With the old technology, you'd have to go to the operating room every four to six months, open up their back again and expand these rods through a little sliding system. Now we do that with a magnet. It's a box that adjusts based upon this fancy magnet that you literally wave across their back, and you can expand it however much you want. So you don't have to go to surgery. It's done right in the cast room here.

Q: Is it commonly done?

A: Early onset scoliosis is rare. Kids that get to the point where they need surgery for their early onset scoliosis, even more rare. Literally, it may be one patient a year that you see that.

We're kind of expanding that technology now to do limb lengthening. With kids who have growth plate injuries from a fracture or infection, we used to have to put external fixators on them and dial it in, so pins come out of your skin with big, old contraptions. It was basically like a construction set on your leg. Nobody loves that, and they'd have it on for months and months and months. And they would get infections in the pin sites. We wouldn’t even call it a complication. It would be an expectation – you're going to get infections. We're going to have to treat you with antibiotics. You might need surgeries to wash out these infections. You're definitely going to get surgery to take all this off. It was a lot for the family.

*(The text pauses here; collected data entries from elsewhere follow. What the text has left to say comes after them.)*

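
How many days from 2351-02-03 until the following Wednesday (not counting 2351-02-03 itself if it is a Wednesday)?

Feb 3, 2351 is a Saturday.
From Saturday to the next Wednesday is 4 days.

4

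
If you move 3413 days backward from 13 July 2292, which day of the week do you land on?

Jul 13, 2292 is a Wednesday.
3413 mod 7 = 4, so 3413 days before a Wednesday is Wednesday − 4 = Saturday.

Saturday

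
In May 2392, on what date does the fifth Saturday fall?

May 1, 2392 is a Friday.
The first Saturday is therefore May 2 (1 days later).
The fifth Saturday is 2 + 4×7 = May 30.

May 30, 2392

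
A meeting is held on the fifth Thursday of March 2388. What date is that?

March 1, 2388 is a Tuesday.
The first Thursday is therefore March 3 (2 days later).
The fifth Thursday is 3 + 4×7 = March 31.

March 31, 2388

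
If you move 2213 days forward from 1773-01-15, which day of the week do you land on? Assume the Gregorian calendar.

Saturday

Jan 15, 1773 is a Friday.
2213 mod 7 = 1, so 2213 days after a Friday is Friday + 1 = Saturday.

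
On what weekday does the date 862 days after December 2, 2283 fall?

Monday

First find the weekday of Dec 2, 2283. Doomsday rule: the anchor day for the 2200s is Friday. For year 83: 83÷12 = 6 r 11, and 11÷4 = 2, so 6+11+2 = 19.
Friday + 19 ≡ Wednesday — that's 2283's doomsday.
In December the doomsday date is Dec 12.
Dec 2 is 10 days before Dec 12; 10 mod 7 = 3, so Wednesday − 3 = Sunday.
862 mod 7 = 1, so 862 days after a Sunday is Sunday + 1 = Monday.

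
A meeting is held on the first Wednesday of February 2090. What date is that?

February 1, 2090

February 1, 2090 is a Wednesday.
The first Wednesday is therefore February 1 (same day).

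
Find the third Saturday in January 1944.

January 15, 1944

January 1, 1944 is a Saturday.
The first Saturday is therefore January 1 (same day).
The third Saturday is 1 + 2×7 = January 15.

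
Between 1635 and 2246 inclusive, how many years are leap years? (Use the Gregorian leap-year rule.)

Multiples of 4 in [1635,2246]: 153.
Of those, multiples of 100: 6 (not leap unless ÷400).
Multiples of 400: 1.
Leap years = 153 − 6 + 1 = 148.

148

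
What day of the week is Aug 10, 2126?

Doomsday rule: the anchor day for the 2100s is Sunday. For year 26: 26÷12 = 2 r 2, and 2÷4 = 0, so 2+2+0 = 4.
Sunday + 4 ≡ Thursday — that's 2126's doomsday.
In August the doomsday date is Aug 8.
Aug 10 is 2 days after Aug 8; 2 mod 7 = 2, so Thursday + 2 = Saturday.

Saturday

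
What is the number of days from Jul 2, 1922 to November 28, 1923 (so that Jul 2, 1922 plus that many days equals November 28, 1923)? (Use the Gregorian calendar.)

Jul 2, 1922 → Jul 2, 1923: 365 days.
Jul 2, 1923 → Aug 2, 1923: 31 days (July has 31).
Aug 2, 1923 → Sep 2, 1923: 31 days (August has 31).
Sep 2, 1923 → Oct 2, 1923: 30 days (September has 30).
Oct 2, 1923 → Nov 2, 1923: 31 days (October has 31).
Nov 2, 1923 → Nov 28, 1923: 26 days.
Total: 514 days.

514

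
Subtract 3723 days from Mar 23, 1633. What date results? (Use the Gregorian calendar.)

−365 (one year) → Mar 23, 1632 (3358 left).
−366 (one year; includes Feb 29, 1632) → Mar 23, 1631 (2992 left).
−365 (one year) → Mar 23, 1630 (2627 left).
−365 (one year) → Mar 23, 1629 (2262 left).
−365 (one year) → Mar 23, 1628 (1897 left).
−366 (one year; includes Feb 29, 1628) → Mar 23, 1627 (1531 left).
−365 (one year) → Mar 23, 1626 (1166 left).
−365 (one year) → Mar 23, 1625 (801 left).
−365 (one year) → Mar 23, 1624 (436 left).
−366 (one year; includes Feb 29, 1624) → Mar 23, 1623 (70 left).
−23 → Feb 28, 1623 (end of Feb, 28 days; 47 left).
−28 → Jan 31, 1623 (end of Jan, 31 days; 19 left).
−19 → Jan 12, 1623.

January 12, 1623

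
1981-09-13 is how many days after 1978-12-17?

Dec 17, 1978 → Dec 17, 1979: 365 days.
Dec 17, 1979 → Dec 17, 1980: 366 days (Feb 29, 1980 is in that span).
Dec 17, 1980 → Jan 17, 1981: 31 days (December has 31).
Jan 17, 1981 → Feb 17, 1981: 31 days (January has 31).
Feb 17, 1981 → Mar 17, 1981: 28 days (February has 28).
Mar 17, 1981 → Apr 17, 1981: 31 days (March has 31).
Apr 17, 1981 → May 17, 1981: 30 days (April has 30).
May 17, 1981 → Jun 17, 1981: 31 days (May has 31).
Jun 17, 1981 → Jul 17, 1981: 30 days (June has 30).
Jul 17, 1981 → Aug 17, 1981: 31 days (July has 31).
Aug 17, 1981 → Sep 13, 1981: 27 days.
Total: 1001 days.

1001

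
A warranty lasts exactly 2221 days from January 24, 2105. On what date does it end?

+365 (one year) → Jan 24, 2106 (1856 left).
+365 (one year) → Jan 24, 2107 (1491 left).
+365 (one year) → Jan 24, 2108 (1126 left).
+366 (one year; includes Feb 29, 2108) → Jan 24, 2109 (760 left).
+365 (one year) → Jan 24, 2110 (395 left).
Jan has 31 days: +8 → Feb 1, 2110 (387 left).
Feb has 28 days: +28 → Mar 1, 2110 (359 left).
Mar has 31 days: +31 → Apr 1, 2110 (328 left).
Apr has 30 days: +30 → May 1, 2110 (298 left).
May has 31 days: +31 → Jun 1, 2110 (267 left).
Jun has 30 days: +30 → Jul 1, 2110 (237 left).
Jul has 31 days: +31 → Aug 1, 2110 (206 left).
Aug has 31 days: +31 → Sep 1, 2110 (175 left).
Sep has 30 days: +30 → Oct 1, 2110 (145 left).
Oct has 31 days: +31 → Nov 1, 2110 (114 left).
Nov has 30 days: +30 → Dec 1, 2110 (84 left).
Dec has 31 days: +31 → Jan 1, 2111 (53 left).
Jan has 31 days: +31 → Feb 1, 2111 (22 left).
+22 → Feb 23, 2111.

February 23, 2111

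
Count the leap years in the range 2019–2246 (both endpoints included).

55

Multiples of 4 in [2019,2246]: 57.
Of those, multiples of 100: 2 (not leap unless ÷400).
Multiples of 400: 0.
Leap years = 57 − 2 + 0 = 55.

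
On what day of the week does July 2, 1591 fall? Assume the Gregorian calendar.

Doomsday rule: the anchor day for the 1500s is Wednesday. For year 91: 91÷12 = 7 r 7, and 7÷4 = 1, so 7+7+1 = 15.
Wednesday + 15 ≡ Thursday — that's 1591's doomsday.
In July the doomsday date is Jul 11.
Jul 2 is 9 days before Jul 11; 9 mod 7 = 2, so Thursday − 2 = Tuesday.

Tuesday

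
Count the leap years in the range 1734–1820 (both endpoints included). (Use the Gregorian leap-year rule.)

Multiples of 4 in [1734,1820]: 22.
Of those, multiples of 100: 1 (not leap unless ÷400).
Multiples of 400: 0.
Leap years = 22 − 1 + 0 = 21.

21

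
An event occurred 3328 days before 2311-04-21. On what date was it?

March 11, 2302

−365 (one year) → Apr 21, 2310 (2963 left).
−365 (one year) → Apr 21, 2309 (2598 left).
−365 (one year) → Apr 21, 2308 (2233 left).
−366 (one year; includes Feb 29, 2308) → Apr 21, 2307 (1867 left).
−365 (one year) → Apr 21, 2306 (1502 left).
−365 (one year) → Apr 21, 2305 (1137 left).
−365 (one year) → Apr 21, 2304 (772 left).
−366 (one year; includes Feb 29, 2304) → Apr 21, 2303 (406 left).
−365 (one year) → Apr 21, 2302 (41 left).
−21 → Mar 31, 2302 (end of Mar, 31 days; 20 left).
−20 → Mar 11, 2302.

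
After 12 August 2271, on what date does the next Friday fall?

August 18, 2271

Aug 12, 2271 is a Saturday.
From Saturday to the next Friday is 6 days.
Aug 12, 2271 + 6 = Aug 18, 2271.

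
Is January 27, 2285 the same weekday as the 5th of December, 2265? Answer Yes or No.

Yes

From Dec 5, 2265 to Jan 27, 2285 is 6993 days.
6993 mod 7 = 0, so they are the same weekday.
(Dec 5, 2265 is a Tuesday; Jan 27, 2285 is a Tuesday.)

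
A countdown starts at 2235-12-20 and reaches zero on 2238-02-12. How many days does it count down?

785

Dec 20, 2235 → Dec 20, 2236: 366 days (Feb 29, 2236 is in that span).
Dec 20, 2236 → Dec 20, 2237: 365 days.
Dec 20, 2237 → Jan 20, 2238: 31 days (December has 31).
Jan 20, 2238 → Feb 12, 2238: 23 days.
Total: 785 days.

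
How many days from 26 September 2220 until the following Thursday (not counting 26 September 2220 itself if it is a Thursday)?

2

Sep 26, 2220 is a Tuesday.
From Tuesday to the next Thursday is 2 days.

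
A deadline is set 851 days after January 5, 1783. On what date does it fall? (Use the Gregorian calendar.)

+365 (one year) → Jan 5, 1784 (486 left).
+366 (one year; includes Feb 29, 1784) → Jan 5, 1785 (120 left).
Jan has 31 days: +27 → Feb 1, 1785 (93 left).
Feb has 28 days: +28 → Mar 1, 1785 (65 left).
Mar has 31 days: +31 → Apr 1, 1785 (34 left).
Apr has 30 days: +30 → May 1, 1785 (4 left).
+4 → May 5, 1785.

May 5, 1785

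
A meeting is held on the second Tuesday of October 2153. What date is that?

October 9, 2153

October 1, 2153 is a Monday.
The first Tuesday is therefore October 2 (1 days later).
The second Tuesday is 2 + 1×7 = October 9.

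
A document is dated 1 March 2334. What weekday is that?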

So now we put a little rod in the bone, which is just like a rod we would use to fix an adult fracture that we can expand with those same magnets, same technology. It's starting to kind of go across various fields. The patient usually has a little muscle spasm. It takes about 30 seconds to do, so it hurts him for 30 seconds. But as soon as you stop, they're done. They don't have any pain.

Q: You've got surgical experience, treat patients, work with residents, and you're a professor in the classroom. How will it feel to head to the growing Medical Campus and a new children's hospital while wearing all those hats?

A: I think it offers us more of an opportunity to be involved in medical student education, earlier. Traditionally in medical school, you get absolutely no classroom orthopedic teaching. You get to your third year when you're starting to do your rotations at the various sub specialties and if you have an interest in orthopedics, or you're trying to figure out what you're going to do – then you come do a rotation, but you know nothing ... so having all of this in close proximity, I think, makes it a little more accessible. I can run over and talk to students for half an hour or an hour, and run back and do stuff – as opposed to now, where I have to get over to south campus, which is a nightmare, and find a place to park.

Q: What changes will there be in the way you deliver care by moving to Oishei?

A: It gives us an opportunity, as a whole health care system, to get better. For example, I'm trying to develop a center of spine excellence or something like that, to deal with spinal deformity, fracture … anything, really. We don't have anything like that specifically, here. ... That would be the plan. We've pitched the center. It's in the works. .... We, traditionally as a health care system, have lost a lot of those patients to Rochester and Erie. I think that's because we don’t do a good job of  advertising that we do spine work. The goals really are to make it a streamlined process for families so that things don't get missed and they have less confusion with a concentrated system.

Q: Anything kind of unusual about yourself?

A: I coach my kids' soccer teams. One of the kids on my soccer team ... I fixed his elbow a couple of years ago.  He doesn’t understand how it is that a doctor and his soccer coach can be the same person. I just tell him, "Well, soccer coach pays the bills, but I need a hobby, too."